Third Savings & Loan kept consistent from 2019 to 2020, with mailers focused on low rates. It also continued sending $100 Home Depot gift card promotions for those who open a line.
After experimenting with direct mailer formatting throughout 2019, Figure Lending also kept it consistent in 2020. It referred to itself as the “#1 non-bank HELOC lender,” and nearly all of Figure Lending’s direct mail creatives sent in the last year have the same formatting, design, call-outs and information.
Although Citizens Bank’s direct mail campaigns focused on its rate discounts, it also had a flair for personalization. At the top of nearly all its direct mail campaigns, Citizens Bank included a rate discount offer in large text, putting front and center the hard numbers behind its value proposition.
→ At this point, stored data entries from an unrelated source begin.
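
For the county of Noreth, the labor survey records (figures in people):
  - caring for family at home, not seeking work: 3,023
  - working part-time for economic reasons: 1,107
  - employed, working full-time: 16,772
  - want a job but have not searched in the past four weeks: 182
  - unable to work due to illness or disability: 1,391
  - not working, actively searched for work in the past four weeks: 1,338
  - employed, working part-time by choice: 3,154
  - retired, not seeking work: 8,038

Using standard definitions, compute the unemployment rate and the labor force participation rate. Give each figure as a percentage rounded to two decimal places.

Employed = 1,107 + 16,772 + 3,154 = 21,033 (anyone who worked, including part-time for economic reasons, counts as employed).
Unemployed = 1,338.
Labor force = 21,033 + 1,338 = 22,371.
Not in labor force = 3,023 + 182 + 1,391 + 8,038 = 12,634 (those not working and not actively searching are outside the labor force — including those who want a job but have given up searching).
Civilian working-age population = 22,371 + 12,634 = 35,005.
Unemployment rate = 1,338 / 22,371 = 5.98%.
Labor force participation rate = 22,371 / 35,005 = 63.91%.

Unemployment rate ≈ 5.98%; labor force participation rate ≈ 63.91%.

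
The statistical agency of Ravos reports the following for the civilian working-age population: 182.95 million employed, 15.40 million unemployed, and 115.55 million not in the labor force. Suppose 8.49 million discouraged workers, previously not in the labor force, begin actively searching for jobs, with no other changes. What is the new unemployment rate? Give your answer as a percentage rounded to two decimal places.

New unemployment rate ≈ 11.55%.

Initially, labor force = 182.95 + 15.40 = 198.35 million, so u = 15.40/198.35 = 7.76%.
After the change, unemployed and labor force both rise by 8.49 → E = 182.95, U = 23.89, labor force = 206.84 million.
New unemployment rate = 23.89 / 206.84 = 11.55%.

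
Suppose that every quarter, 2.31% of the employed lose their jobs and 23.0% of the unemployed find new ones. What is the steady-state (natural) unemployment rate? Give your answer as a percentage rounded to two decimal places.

Steady-state unemployment rate ≈ 9.13%.

At steady state the flows balance: s·E = f·U, so U/(E+U) = s/(s+f).
u* = 2.31 / (2.31 + 23.0) = 2.31 / 25.31 = 9.13%.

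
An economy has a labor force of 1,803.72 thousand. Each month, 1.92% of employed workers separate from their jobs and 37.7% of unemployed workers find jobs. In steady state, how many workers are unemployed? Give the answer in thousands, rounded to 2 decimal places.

About 87.41 thousand are unemployed in steady state.

Steady-state unemployment rate u* = s/(s+f) = 1.92/(1.92+37.7) = 0.048460.
Unemployed = u* × labor force = 0.048460 × 1,803.72 ≈ 87.41 thousand.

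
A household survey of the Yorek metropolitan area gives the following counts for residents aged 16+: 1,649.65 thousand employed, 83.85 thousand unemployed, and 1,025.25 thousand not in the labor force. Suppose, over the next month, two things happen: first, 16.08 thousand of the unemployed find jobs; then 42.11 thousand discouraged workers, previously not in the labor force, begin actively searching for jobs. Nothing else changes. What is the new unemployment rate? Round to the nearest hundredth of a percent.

Initially, labor force = 1,649.65 + 83.85 = 1,733.50 thousand, so u = 83.85/1,733.50 = 4.84%.
After the first change, unemployed falls and employed rises by 16.08; labor force unchanged → E = 1,665.73, U = 67.77, labor force = 1,733.50 thousand.
After the second change, unemployed and labor force both rise by 42.11 → E = 1,665.73, U = 109.88, labor force = 1,775.61 thousand.
New unemployment rate = 109.88 / 1,775.61 = 6.19%.

New unemployment rate ≈ 6.19%.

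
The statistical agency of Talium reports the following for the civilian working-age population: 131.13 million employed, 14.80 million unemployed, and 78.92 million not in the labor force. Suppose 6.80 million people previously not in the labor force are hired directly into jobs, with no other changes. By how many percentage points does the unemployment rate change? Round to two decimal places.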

It also infused personalization into its mailings, including home stats like home value appreciation, estimated home value, monthly payment, and more.
Discover re-entered the home lending email space in late 2020 after being absent for more than a year and a half, with complementary mailers focused on savings and a simple lending process. While Discover occasionally used the format previously, informational packets made up the majority of Discover’s 2020 direct mail campaigns, with emails employing a strong and forward cross-sell strategy, focusing on complimenting current customers for good credit.
COVID-19 Still Top of Mind in Home Lending Considerations
Wells Fargo included COVID-19 references in many of its customer communications. In alert emails, mortgage review reminders, and promotions for its mobile app, Wells Fargo included links to COVID-19 support. It also suspended mortgage payments during the height of COVID-19.
States Mortgage, PenFed, and Wells Fargo all referenced COVID-19 as a conversation starter for other products or features. States Mortgage explained that COVID-19 was a cause for falling rates and encouraged a refinance.
PenFed and Wells Fargo, on the other hand, both pushed for contactless and digital features.